In a recent column for The Washington Post, “This is How Fascism Comes to America,” Brookings Institution Fellow Robert Kagan likens Donald Trump and his followers to previous Fascist movements including National Socialism and the followers of Benito Mussolini.
While I appreciate the passion of this piece and can understand anyone’s misgivings about Mr. Trump, I think it cheapens the currency of the word “Fascism” as a term of condemnation to apply it to someone who is a xenophobe, isolationist and protectionist, but nothing more than that. There are precedents far closer to home — Andrew Jackson, George Wallace — without recourse to such an exaggeration.
In discussing the frequently vague quality of Mr. Trump’s policies and his many flip-flops, Mr. Kagan also writes:“Fascist movements, too, had no coherent ideology, no clear set of prescriptions for what ailed society.”
On the contrary: Fascist movements like National Socialism had ideologies that were evil but entirely coherent and that is why they were far more lethal than any danger posed by Mr.
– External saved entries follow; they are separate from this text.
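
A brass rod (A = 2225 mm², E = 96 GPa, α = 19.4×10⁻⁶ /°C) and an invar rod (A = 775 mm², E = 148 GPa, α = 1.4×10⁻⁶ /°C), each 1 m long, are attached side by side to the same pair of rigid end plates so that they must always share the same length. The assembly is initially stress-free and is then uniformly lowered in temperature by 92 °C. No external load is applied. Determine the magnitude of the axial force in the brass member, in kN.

P ≈ 124 kN (tensile in the brass)

The brass has the larger α, so on cooling it would change length more than the invar if both were free. The rigid plates force a common final length, so the brass is put into tension and the invar into compression, with equal and opposite forces P (no external load).
Equating the net (thermal + elastic) strains gives |α₁ − α₂|·ΔT = P·[1/(A₁E₁) + 1/(A₂E₂)].
|α₁ − α₂|·ΔT = 18×10⁻⁶ × 92 = 0.001656.
1/(A₁E₁) + 1/(A₂E₂) = 1/(2225×96×10³) + 1/(775×148×10³) = 1.34×10⁻⁸ N⁻¹.
P = 0.001656 / 1.34×10⁻⁸ = 123600 N = 123.6 kN.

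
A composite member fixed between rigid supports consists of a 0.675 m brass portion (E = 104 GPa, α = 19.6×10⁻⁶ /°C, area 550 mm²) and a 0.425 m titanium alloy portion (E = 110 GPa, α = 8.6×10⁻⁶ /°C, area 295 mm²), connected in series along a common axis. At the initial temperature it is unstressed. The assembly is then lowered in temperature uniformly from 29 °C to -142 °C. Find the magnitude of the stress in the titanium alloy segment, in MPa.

With the walls removed the bar would change length by δ_free = Σ αᵢΔT Lᵢ = 19.6×10⁻⁶×171×675 + 8.6×10⁻⁶×171×425 = 2.887 mm.
Since the ends are fixed, an axial force P builds up, equal in every segment, with P · Σ Lᵢ/(AᵢEᵢ) = δ_free.
The series flexibility is Σ Lᵢ/(AᵢEᵢ) = 675/(550×104×10³) + 425/(295×110×10³) = 2.49×10⁻⁵ mm/N.
Hence P = δ_free / Σ(L/AE) = 2.887/2.49×10⁻⁵ = 116 kN (tensile).
σ_{titanium alloy} = P / A = 116000 / 295 = 393.1 MPa.

σ ≈ 393 MPa (tensile)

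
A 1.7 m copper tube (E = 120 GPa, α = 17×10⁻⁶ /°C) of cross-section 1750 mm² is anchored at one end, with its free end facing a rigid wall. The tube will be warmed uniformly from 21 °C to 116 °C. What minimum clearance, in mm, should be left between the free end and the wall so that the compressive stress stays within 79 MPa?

With no wall the tube would lengthen by αΔT L = 17×10⁻⁶ × 95 × 1700 = 2.745 mm.
At the allowable stress the elastic shortening the wall may impose is σL/E = 79 × 1700 / (120×10³) = 1.119 mm.
So the gap has to take up the difference, g_min = δ_free − σL/E = 2.745 − 1.119 = 1.626 mm.

g ≈ 1.63 mm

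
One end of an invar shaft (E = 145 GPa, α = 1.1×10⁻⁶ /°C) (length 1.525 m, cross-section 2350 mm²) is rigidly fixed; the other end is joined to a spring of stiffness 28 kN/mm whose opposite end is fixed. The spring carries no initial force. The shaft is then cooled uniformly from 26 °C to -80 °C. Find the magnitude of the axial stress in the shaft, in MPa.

Free thermal contraction: δ_free = αΔT L = 1.1×10⁻⁶ × 106 × 1525 = 0.1778 mm.
With a force P in the spring, the elastic change of the shaft is PL/(AE) and that of the spring is P/k; compatibility requires their sum to equal δ_free.
P [ L/(AE) + 1/k ] = δ_free → P [ 1525/(2350×145×10³) + 1/(28×10³) ] = 0.1778.
P = 0.1778 / 4.019×10⁻⁵ = 4424 N.
σ = P/A = 4424/2350 = 1.883 MPa.

σ ≈ 1.88 MPa (tensile)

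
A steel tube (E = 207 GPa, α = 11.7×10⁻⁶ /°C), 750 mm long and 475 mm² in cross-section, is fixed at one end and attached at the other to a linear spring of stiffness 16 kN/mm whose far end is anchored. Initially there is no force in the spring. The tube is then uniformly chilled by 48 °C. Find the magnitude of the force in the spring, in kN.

Free thermal contraction: δ_free = αΔT L = 11.7×10⁻⁶ × 48 × 750 = 0.4212 mm.
Let P be the tensile force in the spring. The tube extends elastically by PL/(AE) and the spring stretches by P/k; together these equal δ_free.
So P = δ_free / [L/(AE) + 1/k] = 0.4212 / [ 750/(475×207×10³) + 1/(16×10³) ].
P = 0.4212 / 7.013×10⁻⁵ = 6006 N.

P ≈ 6.01 kN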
Trump.
Hitler believed that the destruction of the Jews sparked by a war with the Soviet Union (the world center, for him, of “Jewish Bolshevism”) would bring about a global utopia. And sometimes, coincidentally, Nazi weren’t necessarily evil — Hitler commissioned the world’s leading monetarist, Hjalmar Schact, to spend Germany out of the Great Depression through massive public works.
Another difference: Hitler and the Nazi Party were responsible for tens of thousands of innocent lives taken, years before the outbreak of World War II and the “industrialized genocide” of the Holocaust, including thousands of disabled people who were euthanized. Is there a scintilla of evidence that Trump’s agenda is comparable to such actions?
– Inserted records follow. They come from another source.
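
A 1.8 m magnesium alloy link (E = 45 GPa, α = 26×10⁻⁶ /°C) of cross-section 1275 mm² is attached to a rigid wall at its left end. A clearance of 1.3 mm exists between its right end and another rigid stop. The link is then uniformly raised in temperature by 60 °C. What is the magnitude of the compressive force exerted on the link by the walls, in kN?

P ≈ 48.1 kN

Unrestrained expansion: δ_free = αΔT L = 26×10⁻⁶ × 60 × 1800 = 2.808 mm.
After closing the 1.3 mm clearance, 2.808 − 1.3 = 1.508 mm of expansion remains to be suppressed by the wall.
Compatibility: PL/(AE) = 1.508 mm, so σ = P/A = E × (1.508/1800) = 37.7 MPa.
P = σA = 37.7 × 1275 = 48.07 kN.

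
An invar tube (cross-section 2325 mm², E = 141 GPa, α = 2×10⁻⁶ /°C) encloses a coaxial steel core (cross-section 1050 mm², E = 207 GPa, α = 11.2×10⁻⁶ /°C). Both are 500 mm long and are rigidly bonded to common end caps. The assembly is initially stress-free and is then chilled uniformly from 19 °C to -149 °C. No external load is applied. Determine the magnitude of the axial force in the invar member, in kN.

P ≈ 202 kN (compressive in the invar)

The steel has the larger α, so on cooling it would change length more than the invar if both were free. The rigid plates force a common final length, so the steel is put into tension and the invar into compression, with equal and opposite forces P (no external load).
Setting the final lengths equal and cancelling L: (α₁ − α₂)ΔT = P/(A₁E₁) + P/(A₂E₂).
|α₁ − α₂|·ΔT = 9.2×10⁻⁶ × 168 = 0.001546.
1/(A₁E₁) + 1/(A₂E₂) = 1/(2325×141×10³) + 1/(1050×207×10³) = 7.651×10⁻⁹ N⁻¹.
So P = 0.001546 / 7.651×10⁻⁹ = 202 kN.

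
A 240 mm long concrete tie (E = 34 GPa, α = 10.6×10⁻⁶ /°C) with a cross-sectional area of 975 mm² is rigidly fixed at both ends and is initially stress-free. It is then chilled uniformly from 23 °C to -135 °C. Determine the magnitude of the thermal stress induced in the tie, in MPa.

With length fixed, the mechanical strain must cancel the thermal strain αΔT = 10.6×10⁻⁶ × 158 = 1674.8×10⁻⁶.
The stress required to suppress this strain is σ = Eε = 34×10³ × 1674.8×10⁻⁶ = 56.94 MPa, tensile since the tie is trying to contract.

σ ≈ 56.9 MPa (tensile)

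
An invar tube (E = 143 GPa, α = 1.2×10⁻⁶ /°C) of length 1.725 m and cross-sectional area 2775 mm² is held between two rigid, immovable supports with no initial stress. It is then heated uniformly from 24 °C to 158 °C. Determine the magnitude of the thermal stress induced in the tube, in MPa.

With length fixed, the mechanical strain must cancel the thermal strain αΔT = 1.2×10⁻⁶ × 134 = 160.8×10⁻⁶.
Hence σ = E·αΔT = 143×10³ × 160.8×10⁻⁶ = 22.99 MPa, compressive.

σ ≈ 23 MPa (compressive)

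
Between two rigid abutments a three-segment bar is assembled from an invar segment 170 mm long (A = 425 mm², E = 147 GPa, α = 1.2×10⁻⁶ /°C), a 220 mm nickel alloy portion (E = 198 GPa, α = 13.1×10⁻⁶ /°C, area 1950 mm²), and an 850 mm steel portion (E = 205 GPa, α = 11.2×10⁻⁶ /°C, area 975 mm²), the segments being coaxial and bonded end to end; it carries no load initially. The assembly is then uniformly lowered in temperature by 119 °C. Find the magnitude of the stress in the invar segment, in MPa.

σ ≈ 468 MPa (tensile)

With the walls removed the bar would change length by δ_free = Σ αᵢΔT Lᵢ = 1.2×10⁻⁶×119×170 + 13.1×10⁻⁶×119×220 + 11.2×10⁻⁶×119×850 = 1.5 mm.
The rigid supports impose zero overall length change; the single axial force P common to all segments must satisfy P Σ Lᵢ/(AᵢEᵢ) = δ_free.
Σ Lᵢ/(AᵢEᵢ) = 170/(425×147×10³) + 220/(1950×198×10³) + 850/(975×205×10³) = 7.544×10⁻⁶ mm/N.
Hence P = δ_free / Σ(L/AE) = 1.5/7.544×10⁻⁶ = 198.9 kN (tensile).
σ_{invar} = P / A = 198900 / 425 = 467.9 MPa.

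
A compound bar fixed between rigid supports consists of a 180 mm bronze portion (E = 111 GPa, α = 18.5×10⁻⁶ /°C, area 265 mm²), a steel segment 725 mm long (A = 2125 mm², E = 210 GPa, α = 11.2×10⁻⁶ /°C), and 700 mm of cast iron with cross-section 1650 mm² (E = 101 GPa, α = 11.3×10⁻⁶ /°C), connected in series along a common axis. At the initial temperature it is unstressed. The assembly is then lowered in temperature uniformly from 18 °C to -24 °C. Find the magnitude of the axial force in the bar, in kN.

P ≈ 68.1 kN (tensile)

Free thermal contraction of the whole bar: Σ αᵢΔT Lᵢ = 18.5×10⁻⁶×42×180 + 11.2×10⁻⁶×42×725 + 11.3×10⁻⁶×42×700 = 0.8131 mm.
The rigid supports impose zero overall length change; the single axial force P common to all segments must satisfy P Σ Lᵢ/(AᵢEᵢ) = δ_free.
Σ Lᵢ/(AᵢEᵢ) = 180/(265×111×10³) + 725/(2125×210×10³) + 700/(1650×101×10³) = 1.194×10⁻⁵ mm/N.
Hence P = δ_free / Σ(L/AE) = 0.8131/1.194×10⁻⁵ = 68.08 kN (tensile).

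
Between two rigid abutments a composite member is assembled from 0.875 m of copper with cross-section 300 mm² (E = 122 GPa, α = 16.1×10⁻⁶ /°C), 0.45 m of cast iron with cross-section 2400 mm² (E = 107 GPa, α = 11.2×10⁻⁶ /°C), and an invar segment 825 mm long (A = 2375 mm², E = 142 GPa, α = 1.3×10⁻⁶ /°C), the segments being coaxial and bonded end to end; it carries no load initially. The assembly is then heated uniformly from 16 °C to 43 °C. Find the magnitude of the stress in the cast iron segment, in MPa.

σ ≈ 8.09 MPa (compressive)

If the supports were absent, the total length change would be Σ αᵢΔT Lᵢ = 16.1×10⁻⁶×27×875 + 11.2×10⁻⁶×27×450 + 1.3×10⁻⁶×27×825 = 0.5454 mm.
The walls prevent any net length change, so an axial force P (same in every segment) develops. Compatibility: P · Σ Lᵢ/(AᵢEᵢ) = δ_free.
Σ Lᵢ/(AᵢEᵢ) = 875/(300×122×10³) + 450/(2400×107×10³) + 825/(2375×142×10³) = 2.811×10⁻⁵ mm/N.
Hence P = δ_free / Σ(L/AE) = 0.5454/2.811×10⁻⁵ = 19.41 kN (compressive).
σ_{cast iron} = P / A = 19410 / 2400 = 8.086 MPa.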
Yes, Trump does fit the description of what Plato, Sallust and Hamilton would regard as a demagogue, someone who mirrors the worst qualities of the mob, like Catiline.
Not by a long shot, and that is why it’s important to study the history of tyranny in its many varieties in order to make the right kinds of distinctions when we encounter leaders today who may endanger healthy democratic self-government.